I lower myself into the water, I am lane number 4. Thirty seconds later and I’m off – 400m – 16 lengths, to be counted by myself, do too many, and that’s my own lookout. Immediately I feel a burst of adrenalin – I focus on the stroke. I’m not fast – but I keep going – and at this stage that’s all that matters. Just over 11 minutes and I lift myself out onto the pool side. As soon as my feet touch the tiles I’m running, swim cap down on the floor, out the open fire exit, a marshal at the turn, shouting, “Go right!” I run bare foot, following the building line and out onto the car park, where I have already racked my bike.
Transition number 1.There’s a towel on the floor, and I have carefully placed my kit upon it. Everything is facing the right way for ease and quickness, helmet lying on the aero bars with glasses and race belt. ‘It’s just getting dressed Ben’, I say to myself. Socks on, bike shoes on, followed by race belt, helmet and glasses. I pick up the bike and almost get on it – ‘No!’ – I run with it to the end of the line, and up the ramp where the car park entrance meets the highway. There is a large sign telling me to mount. On I get. A crunch of gears as I forgot to select the one I would most likely set off in, and off we go, down the incline, race number flapping loudly behind me.
Out onto the main Harlestone Road to join the flow of traffic, I consume an energy gel and take on some fluid. I know where the route goes, and I’ve been told that there is a marshal at every turn, just in case. I catch my breath. The excitement of the day has caught up with me. ‘Relax Ben’. It’s not long before I fall into a rhythm, and I’m focused on my cadence, and the rear wheel of a competitor someway off in the distance. I’m steadily gaining. Onwards towards Althorp and Great Brington, where I smile for the photographer perched at the top of the hill 🙂
20km later and I’m back for Transition number 2. I dismount at the line and run to rack my bike in the same spot. Just breath! Once the bike is in place, I remove my helmet and cycle shoes, putting on my trainers. My hands are cold and I have laces to tie. The weather isn’t great today. It seems to take an age. Note to self – elastic laces in future.

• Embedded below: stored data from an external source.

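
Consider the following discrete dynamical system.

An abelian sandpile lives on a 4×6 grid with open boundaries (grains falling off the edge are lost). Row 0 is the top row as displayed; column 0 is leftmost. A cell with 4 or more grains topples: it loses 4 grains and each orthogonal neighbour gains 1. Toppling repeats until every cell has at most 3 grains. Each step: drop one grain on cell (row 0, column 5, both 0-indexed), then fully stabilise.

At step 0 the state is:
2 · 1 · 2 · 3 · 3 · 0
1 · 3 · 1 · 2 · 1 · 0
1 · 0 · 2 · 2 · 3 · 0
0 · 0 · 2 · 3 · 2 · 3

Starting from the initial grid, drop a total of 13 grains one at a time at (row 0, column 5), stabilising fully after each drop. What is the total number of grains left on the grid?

step 0: 2 · 1 · 2 · 3 · 3 · 0
1 · 3 · 1 · 2 · 1 · 0
1 · 0 · 2 · 2 · 3 · 0
0 · 0 · 2 · 3 · 2 · 3
step 1: 2 · 1 · 2 · 3 · 3 · 1
1 · 3 · 1 · 2 · 1 · 0
1 · 0 · 2 · 2 · 3 · 0
0 · 0 · 2 · 3 · 2 · 3
step 2: 2 · 1 · 2 · 3 · 3 · 2
1 · 3 · 1 · 2 · 1 · 0
1 · 0 · 2 · 2 · 3 · 0
0 · 0 · 2 · 3 · 2 · 3
step 3: 2 · 1 · 2 · 3 · 3 · 3
1 · 3 · 1 · 2 · 1 · 0
1 · 0 · 2 · 2 · 3 · 0
0 · 0 · 2 · 3 · 2 · 3
step 4: 2 · 1 · 3 · 0 · 1 · 1
1 · 3 · 1 · 3 · 2 · 1
1 · 0 · 2 · 2 · 3 · 0
0 · 0 · 2 · 3 · 2 · 3
step 5: 2 · 1 · 3 · 0 · 1 · 2
1 · 3 · 1 · 3 · 2 · 1
1 · 0 · 2 · 2 · 3 · 0
0 · 0 · 2 · 3 · 2 · 3
step 6: 2 · 1 · 3 · 0 · 1 · 3
1 · 3 · 1 · 3 · 2 · 1
1 · 0 · 2 · 2 · 3 · 0
0 · 0 · 2 · 3 · 2 · 3
step 7: 2 · 1 · 3 · 0 · 2 · 0
1 · 3 · 1 · 3 · 2 · 2
1 · 0 · 2 · 2 · 3 · 0
0 · 0 · 2 · 3 · 2 · 3
step 8: 2 · 1 · 3 · 0 · 2 · 1
1 · 3 · 1 · 3 · 2 · 2
1 · 0 · 2 · 2 · 3 · 0
0 · 0 · 2 · 3 · 2 · 3
step 9: 2 · 1 · 3 · 0 · 2 · 2
1 · 3 · 1 · 3 · 2 · 2
1 · 0 · 2 · 2 · 3 · 0
0 · 0 · 2 · 3 · 2 · 3
step 10: 2 · 1 · 3 · 0 · 2 · 3
1 · 3 · 1 · 3 · 2 · 2
1 · 0 · 2 · 2 · 3 · 0
0 · 0 · 2 · 3 · 2 · 3
step 11: 2 · 1 · 3 · 0 · 3 · 0
1 · 3 · 1 · 3 · 2 · 3
1 · 0 · 2 · 2 · 3 · 0
0 · 0 · 2 · 3 · 2 · 3
step 12: 2 · 1 · 3 · 0 · 3 · 1
1 · 3 · 1 · 3 · 2 · 3
1 · 0 · 2 · 2 · 3 · 0
0 · 0 · 2 · 3 · 2 · 3
step 13: 2 · 1 · 3 · 0 · 3 · 2
1 · 3 · 1 · 3 · 2 · 3
1 · 0 · 2 · 2 · 3 · 0
0 · 0 · 2 · 3 · 2 · 3

42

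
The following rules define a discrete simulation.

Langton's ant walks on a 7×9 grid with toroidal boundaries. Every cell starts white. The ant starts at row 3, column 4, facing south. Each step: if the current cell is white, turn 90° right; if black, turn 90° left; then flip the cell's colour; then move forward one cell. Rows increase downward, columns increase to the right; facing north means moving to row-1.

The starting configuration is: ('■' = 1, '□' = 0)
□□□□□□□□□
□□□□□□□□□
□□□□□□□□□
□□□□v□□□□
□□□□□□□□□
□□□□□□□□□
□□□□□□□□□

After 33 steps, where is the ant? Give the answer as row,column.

0) □□□□□□□□□
□□□□□□□□□
□□□□□□□□□
□□□□v□□□□
□□□□□□□□□
□□□□□□□□□
□□□□□□□□□
1) □□□□□□□□□
□□□□□□□□□
□□□□□□□□□
□□□<■□□□□
□□□□□□□□□
□□□□□□□□□
□□□□□□□□□
2) □□□□□□□□□
□□□□□□□□□
□□□^□□□□□
□□□■■□□□□
□□□□□□□□□
□□□□□□□□□
□□□□□□□□□
3) □□□□□□□□□
□□□□□□□□□
□□□■>□□□□
□□□■■□□□□
□□□□□□□□□
□□□□□□□□□
□□□□□□□□□
4) □□□□□□□□□
□□□□□□□□□
□□□■■□□□□
□□□■v□□□□
□□□□□□□□□
□□□□□□□□□
□□□□□□□□□
5) □□□□□□□□□
□□□□□□□□□
□□□■■□□□□
□□□■□>□□□
□□□□□□□□□
□□□□□□□□□
□□□□□□□□□
6) □□□□□□□□□
□□□□□□□□□
□□□■■□□□□
□□□■□■□□□
□□□□□v□□□
□□□□□□□□□
□□□□□□□□□
7) □□□□□□□□□
□□□□□□□□□
□□□■■□□□□
□□□■□■□□□
□□□□<■□□□
□□□□□□□□□
□□□□□□□□□
8) □□□□□□□□□
□□□□□□□□□
□□□■■□□□□
□□□■^■□□□
□□□□■■□□□
□□□□□□□□□
□□□□□□□□□
9) □□□□□□□□□
□□□□□□□□□
□□□■■□□□□
□□□■■>□□□
□□□□■■□□□
□□□□□□□□□
□□□□□□□□□
10) □□□□□□□□□
□□□□□□□□□
□□□■■^□□□
□□□■■□□□□
□□□□■■□□□
□□□□□□□□□
□□□□□□□□□
11) □□□□□□□□□
□□□□□□□□□
□□□■■■>□□
□□□■■□□□□
□□□□■■□□□
□□□□□□□□□
□□□□□□□□□
12) □□□□□□□□□
□□□□□□□□□
□□□■■■■□□
□□□■■□v□□
□□□□■■□□□
□□□□□□□□□
□□□□□□□□□
13) □□□□□□□□□
□□□□□□□□□
□□□■■■■□□
□□□■■<■□□
□□□□■■□□□
□□□□□□□□□
□□□□□□□□□
14) □□□□□□□□□
□□□□□□□□□
□□□■■^■□□
□□□■■■■□□
□□□□■■□□□
□□□□□□□□□
□□□□□□□□□
15) □□□□□□□□□
□□□□□□□□□
□□□■<□■□□
□□□■■■■□□
□□□□■■□□□
□□□□□□□□□
□□□□□□□□□
16) □□□□□□□□□
□□□□□□□□□
□□□■□□■□□
□□□■v■■□□
□□□□■■□□□
□□□□□□□□□
□□□□□□□□□
17) □□□□□□□□□
□□□□□□□□□
□□□■□□■□□
□□□■□>■□□
□□□□■■□□□
□□□□□□□□□
□□□□□□□□□
18) □□□□□□□□□
□□□□□□□□□
□□□■□^■□□
□□□■□□■□□
□□□□■■□□□
□□□□□□□□□
□□□□□□□□□
19) □□□□□□□□□
□□□□□□□□□
□□□■□■>□□
□□□■□□■□□
□□□□■■□□□
□□□□□□□□□
□□□□□□□□□
20) □□□□□□□□□
□□□□□□^□□
□□□■□■□□□
□□□■□□■□□
□□□□■■□□□
□□□□□□□□□
□□□□□□□□□
21) □□□□□□□□□
□□□□□□■>□
□□□■□■□□□
□□□■□□■□□
□□□□■■□□□
□□□□□□□□□
□□□□□□□□□
22) □□□□□□□□□
□□□□□□■■□
□□□■□■□v□
□□□■□□■□□
□□□□■■□□□
□□□□□□□□□
□□□□□□□□□
23) □□□□□□□□□
□□□□□□■■□
□□□■□■<■□
□□□■□□■□□
□□□□■■□□□
□□□□□□□□□
□□□□□□□□□
24) □□□□□□□□□
□□□□□□^■□
□□□■□■■■□
□□□■□□■□□
□□□□■■□□□
□□□□□□□□□
□□□□□□□□□
25) □□□□□□□□□
□□□□□<□■□
□□□■□■■■□
□□□■□□■□□
□□□□■■□□□
□□□□□□□□□
□□□□□□□□□
26) □□□□□^□□□
□□□□□■□■□
□□□■□■■■□
□□□■□□■□□
□□□□■■□□□
□□□□□□□□□
□□□□□□□□□
27) □□□□□■>□□
□□□□□■□■□
□□□■□■■■□
□□□■□□■□□
□□□□■■□□□
□□□□□□□□□
□□□□□□□□□
28) □□□□□■■□□
□□□□□■v■□
□□□■□■■■□
□□□■□□■□□
□□□□■■□□□
□□□□□□□□□
□□□□□□□□□
29) □□□□□■■□□
□□□□□<■■□
□□□■□■■■□
□□□■□□■□□
□□□□■■□□□
□□□□□□□□□
□□□□□□□□□
30) □□□□□■■□□
□□□□□□■■□
□□□■□v■■□
□□□■□□■□□
□□□□■■□□□
□□□□□□□□□
□□□□□□□□□
31) □□□□□■■□□
□□□□□□■■□
□□□■□□>■□
□□□■□□■□□
□□□□■■□□□
□□□□□□□□□
□□□□□□□□□
32) □□□□□■■□□
□□□□□□^■□
□□□■□□□■□
□□□■□□■□□
□□□□■■□□□
□□□□□□□□□
□□□□□□□□□
33) □□□□□■■□□
□□□□□<□■□
□□□■□□□■□
□□□■□□■□□
□□□□■■□□□
□□□□□□□□□
□□□□□□□□□

1,5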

Energy gel in hand, off I set at a fast pace, out of the car park. My legs feel like jelly, but I know from training that this will get easier a mile or so down the road. I keep to my set cadence and push hard. My body is complaining – slow down! I try to switch the mind off and keep the cadence up, that’s all I’m focusing on right now. 5km – it’s not that far.
The hardest part for me has to be the second leg of three, along Sandy Lane. The pavement snakes its way along and I can’t see the end. Keep pushing.
I overtake several runners and am now on the homeward stretch. There is someone in front of me and they are speeding up for the finish – I give a final burst into a full sprint – the finish line is upon us! I feel so elated.
Total time – 1hr 15mins 15 seconds.
I will always remember this day – because it was my first, and I took so much away from that to put into practice for the next time. And what is the next time? It’s a little over 4 weeks away – the Beaver Half at Belvoir Castle in Leicestershire. And my first open water swim.
Duston Sprint Triathlon was an excellent event for first-timers as well as the experienced. A great atmosphere, everyone I met was friendly and happy to answer any questions that I had.